Preserving dark night sky is a northern Michigan placemaking strategy

The Emmet County Headlands International Dark Sky Park is an excellent example of how to promote a unique rural asset as a placemaking strategy.

Dark, unlit places are often associated with areas that are unsafe or scary, where a person would most definitely not want to be. Some communities in Michigan, though, are promoting the dark – dark skies, that is – as a regional asset that can attract people to the area.

Parks officials in Emmet County, Mich. are promoting portions of the county as some of the darkest locations on earth at night. The Headlands International Dark Sky Park in the northern part of the county was designated in 2011 as a place offering outstanding night sky viewing opportunities. Dark Sky parks are determined by the International Dark Sky Association through a rigorous process – the Emmet County park is one of only nine in the United States.

In addition to the park, the Michigan legislature designated 21,050 of state land in Emmet County as a “Dark Sky Coast.” The law establishing the area requires that any lighting on public land within the area be directed downward in a way that does not create glare that interferes with nighttime viewing.

So why all this effort to promote the absence of light?

Light pollution - excessive outdoor lighting that is not falling where it is intended or needed - has many effects, one of them being brightening the night sky so that stars, planets and other astronomical features are not visible. Many areas in Michigan and adjoining states are very bright, and because of this, residents rarely see the beauty of the Milky Way, planets, aurora borealis and other objects in the night sky. An excellent video shows just how stunning the northern Michigan night sky can be.

Promoting northern Michigan as a place to travel to for night sky viewing can have economic benefits. The Headlands park is realizing those benefits by providing education and attracting visitors to events and facilities to enhance enjoyment of the night sky. Emphasizing the unique qualities of northern Michigan’s dark sky can be an effective placemaking strategy - another reason to both visit and reside in the region. This strategy is not limited to northern rural parts of the state, Michigan’s first dark sky preserve is located at the Lake Hudson State Recreation area near Clayton in southeast Michigan.
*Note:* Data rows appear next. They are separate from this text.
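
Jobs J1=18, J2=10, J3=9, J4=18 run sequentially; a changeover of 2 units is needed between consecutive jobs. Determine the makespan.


Makespan = Σ processing + (n-1) × setup
= (18 + 10 + 9 + 18) + (4-1)×2
= 55 + 6
= 61 time units


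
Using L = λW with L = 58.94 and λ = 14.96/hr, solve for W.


Little's law: L = λW → W = L / λ
= 58.94 / 14.96
= 3.94 hours


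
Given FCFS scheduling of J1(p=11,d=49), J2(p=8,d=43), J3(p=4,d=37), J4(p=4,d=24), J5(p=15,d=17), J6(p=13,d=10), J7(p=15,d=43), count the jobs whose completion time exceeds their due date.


Completion vs due date:
  J1: C=11, d=49 → on time
  J2: C=19, d=43 → on time
  J3: C=23, d=37 → on time
  J4: C=27, d=24 → TARDY
  J5: C=42, d=17 → TARDY
  J6: C=55, d=10 → TARDY
  J7: C=70, d=43 → TARDY
Tardy jobs: J4, J5, J6, J7
Count = 4


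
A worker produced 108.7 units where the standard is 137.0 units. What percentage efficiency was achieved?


Efficiency = (actual / standard) × 100
= (108.7 / 137.0) × 100
= 79.3%


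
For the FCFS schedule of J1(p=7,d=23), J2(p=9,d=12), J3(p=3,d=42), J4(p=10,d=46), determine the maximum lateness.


Lateness per job (L = C - d):
  J1: C=7, d=23, L=-16
  J2: C=16, d=12, L=4
  J3: C=19, d=42, L=-23
  J4: C=29, d=46, L=-17
Lmax = max(-16, 4, -23, -17)
= 4


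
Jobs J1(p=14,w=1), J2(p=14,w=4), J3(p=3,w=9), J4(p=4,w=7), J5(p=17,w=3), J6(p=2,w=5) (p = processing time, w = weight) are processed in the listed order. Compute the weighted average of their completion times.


Completion times:
  J1: C=14, w×C=1×14=14
  J2: C=28, w×C=4×28=112
  J3: C=31, w×C=9×31=279
  J4: C=35, w×C=7×35=245
  J5: C=52, w×C=3×52=156
  J6: C=54, w×C=5×54=270
Sum w×C = 1076
Sum w = 29
Weighted avg = 1076/29
= 37.10


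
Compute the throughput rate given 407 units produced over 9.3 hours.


Throughput = units / time
= 407 / 9.3
= 43.8 units/hour


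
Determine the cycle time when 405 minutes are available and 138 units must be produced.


Cycle time = available time / demand
= 405 / 138
= 2.93 min/unit


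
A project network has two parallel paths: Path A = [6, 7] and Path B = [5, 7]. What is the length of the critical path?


Path A: 6 + 7 = 13
Path B: 5 + 7 = 12
Critical path = longest = max(13, 12)
= 13 (Path A)


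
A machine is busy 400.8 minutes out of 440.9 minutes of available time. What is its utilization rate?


Utilization = busy / total × 100
= 400.8 / 440.9 × 100
= 90.9%


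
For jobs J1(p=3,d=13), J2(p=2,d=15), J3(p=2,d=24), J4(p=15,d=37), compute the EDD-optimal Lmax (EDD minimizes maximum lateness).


EDD order: J1 → J2 → J3 → J4
Completion and lateness:
  J1: C=3, d=13, L=3-13=-10
  J2: C=5, d=15, L=5-15=-10
  J3: C=7, d=24, L=7-24=-17
  J4: C=22, d=37, L=22-37=-15
Lmax = max(-10, -10, -17, -15)
= -10


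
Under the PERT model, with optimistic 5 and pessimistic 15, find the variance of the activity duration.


σ² = ((p - o) / 6)² = (p - o)² / 36
= (15 - 5)² / 36
= 10² / 36
= 100 / 36
= 2.7778


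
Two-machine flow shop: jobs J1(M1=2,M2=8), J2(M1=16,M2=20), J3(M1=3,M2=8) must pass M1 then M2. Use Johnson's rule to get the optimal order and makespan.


Johnson's rule:
Group 1 (M1≤M2, sort by M1): ['J1', 'J3', 'J2']
Group 2 (M1>M2, sort desc M2): []
Sequence: J1 → J3 → J2
Makespan calculation:
  J1: M1 done=2, M2 done=10
  J3: M1 done=5, M2 done=18
  J2: M1 done=21, M2 done=41
= Sequence: J1 → J3 → J2, Makespan: 41


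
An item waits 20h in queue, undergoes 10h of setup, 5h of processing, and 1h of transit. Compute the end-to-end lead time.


Lead time = queue + setup + processing + transit
= 20 + 10 + 5 + 1
= 36 hours


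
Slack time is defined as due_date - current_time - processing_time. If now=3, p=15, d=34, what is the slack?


Slack = due - current_time - processing
= 34 - 3 - 15
= 16


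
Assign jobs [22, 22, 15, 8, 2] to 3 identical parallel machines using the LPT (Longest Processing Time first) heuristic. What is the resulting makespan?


Jobs (LPT sorted): [22, 22, 15, 8, 2]
Machines: 3
  J=22 → Machine 1 (load: 0+22=22)
  J=22 → Machine 2 (load: 0+22=22)
  J=15 → Machine 3 (load: 0+15=15)
  J=8 → Machine 3 (load: 15+8=23)
  J=2 → Machine 1 (load: 22+2=24)
Machine loads: [24, 22, 23]
Makespan = max = 24 time units


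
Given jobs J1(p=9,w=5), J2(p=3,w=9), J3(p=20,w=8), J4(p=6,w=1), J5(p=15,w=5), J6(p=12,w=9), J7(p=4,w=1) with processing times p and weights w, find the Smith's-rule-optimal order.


WSPT (Smith's rule): sort by p/w ascending
  J2: p/w = 3/9 = 0.333
  J6: p/w = 12/9 = 1.333
  J1: p/w = 9/5 = 1.800
  J3: p/w = 20/8 = 2.500
  J5: p/w = 15/5 = 3.000
  J7: p/w = 4/1 = 4.000
  J4: p/w = 6/1 = 6.000
Order: J2 → J6 → J1 → J3 → J5 → J7 → J4


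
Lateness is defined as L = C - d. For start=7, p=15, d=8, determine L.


Completion = 7 + 15 = 22
Lateness = C - d = 22 - 8
= 14


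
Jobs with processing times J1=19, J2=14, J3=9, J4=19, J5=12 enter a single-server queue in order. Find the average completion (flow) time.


Completion times:
  J1: completes at 19
  J2: completes at 33
  J3: completes at 42
  J4: completes at 61
  J5: completes at 73
Sum = 228
Average = 228/5
= 45.60


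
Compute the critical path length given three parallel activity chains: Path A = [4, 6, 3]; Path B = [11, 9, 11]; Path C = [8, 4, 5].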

Reducing light pollution is not limited to creating preserves and parks. Many communities are adopting outdoor lighting goals within their master plan and standards within their zoning ordinance to mandate designs that direct light downward where it is needed, not up where it’s not. There is a financial benefit in reduced electricity cost, too. The Emmet County Master Plan and Zoning Ordinance provide good examples. Search for the word “sky” in both documents to quickly locate those provisions.